John Cater, the UK’s longest-serving vice-chancellor who is set to retire in January after leading what is now Edge Hill University for 31 years, insisted that he never thought of his record-breaking tenure “as a career”.
The 71-year old geographer, who began his time in academia as a lecturer at Edge Hill in 1979, is a humble figure. While he quipped that “luck” had got him where he is today, his record says otherwise. Under Dr Cater’s leadership, Edge Hill, a former teacher training college in Ormskirk, Lancashire, obtained degree-awarding powers and then university status in 2006, and was one of only five institutions granted permission to open a new medical school in 2018. It has been most-nominated contender for Times Higher Education’s University of the Year title since 2007, shortlisted five times in that period and winner of the coveted prize in 2014.

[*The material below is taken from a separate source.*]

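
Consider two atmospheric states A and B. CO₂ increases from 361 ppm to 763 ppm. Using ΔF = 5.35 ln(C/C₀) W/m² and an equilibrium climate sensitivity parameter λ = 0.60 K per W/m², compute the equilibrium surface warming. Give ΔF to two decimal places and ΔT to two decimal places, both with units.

CO₂: 5.35 × ln(763/361) = 5.35 × ln(2.11357) = 5.35 × 0.74838 = 4.0038 W/m².
ΔT = λ ΔF = 0.60 × 4.00 = 2.4000 K.

ΔF = 4.00 W/m²; ΔT = 2.40 K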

But Dr Cater leaves at a time of great unease in the sector. “You can’t be a part-time vice-chancellor,” he said as he pointed out the growing crises facing the English sector: 40 per cent of universities anticipated that they would finish the last academic year in financial deficit, and the expected additional income from next September’s rise in tuition fees to £9,535 is forecast to be wiped out by the cost of increased national insurance contributions.
Modern, teaching-focused universities are thought to be particularly at risk, especially as highly selective institutions expand their enrolment at the expense of less prestigious providers.
While Dr Cater said Edge Hill has seen times of greater difficulty – highlighting its failure to gain university status in 1992 – the same cannot be said of wider challenges. “In the job I’m doing, there have been much tougher times than today. In terms of the funding environment, it’s about as bad as it’s ever been,” he said.
However, Dr Cater was sceptical of many of the options being proposed to tackle the problems, including the suggestion that struggling universities should be steered into mergers with bigger institutions.